A note on complex conference matrices

Let Fq be the Galois field of order q=pm, p a prime number and m a positive integer. We prove in this article that for any nontrivial multiplicative character ϰ of Fq⁎ and for any b∈Fq⁎ we have ∑a∈Fq⁎ϰ(a)ϰ(a+b)‾=−1. Whenever q is odd and ϰ is the Legendre symbol this formula reduces to the well-known Jacobsthal's formula. A complex conference matrix is a square matrix of order n with zero diagonal and unimodular complex numbers elsewhere such that C⁎C=(n−1)I. Paley used finite fields with odd orders q=pm, p prime and the real Legendre symbol to construct real symmetric conference matrices of orders q+1 whenever q≡1(mod4) and real skew-symmetric conference matrices of orders q+1 whenever q≡−1(mod4).
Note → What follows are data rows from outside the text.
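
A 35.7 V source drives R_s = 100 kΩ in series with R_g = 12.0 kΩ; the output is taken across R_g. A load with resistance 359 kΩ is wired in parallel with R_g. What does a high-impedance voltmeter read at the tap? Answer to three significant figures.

The load sits in parallel with R_g: R_g‖R_L = (12.0 × 359) / (12.0 + 359) = 11.61 kΩ.
V_out = 35.7 × 11.61 / (100 + 11.61) = 35.7 × 11.61/111.6 = 3.71 V.
(Unloaded it would have been 3.83 V.)

V_out ≈ 3.71 V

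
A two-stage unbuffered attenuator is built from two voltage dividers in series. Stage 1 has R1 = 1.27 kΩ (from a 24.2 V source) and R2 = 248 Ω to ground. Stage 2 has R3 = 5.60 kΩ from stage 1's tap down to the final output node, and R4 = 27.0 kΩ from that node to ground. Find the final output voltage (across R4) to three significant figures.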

In this article we extend Paley construction to the complex setting. We extend Jacobsthal's formula to all other nontrivial characters to produce a complex symmetric conference matrix of order q+1 whenever q≥4 is any prime power as well as a complex skew-symmetric conference matrix of order q+1 whenever q is any odd prime power. These matrices were constructed very recently in connection with harmonic Grassmannian codes, by use of finite fields and the character table of their additive characters. We propose here a new proof of their construction by use of the above generalized formula similarly as was done by Paley in the real case. We also classify, up to equivalence, the complex conference matrices constructed with some nontrivial characters. In particular, we prove that the complex conference matrix constructed with any nontrivial multiplicative character ϰ and that one constructed with ϰpk for any integer k=1,...m−1 are permutation equivalent. Moreover, we determine the spectrum of any complex conference matrix obtained from this construction.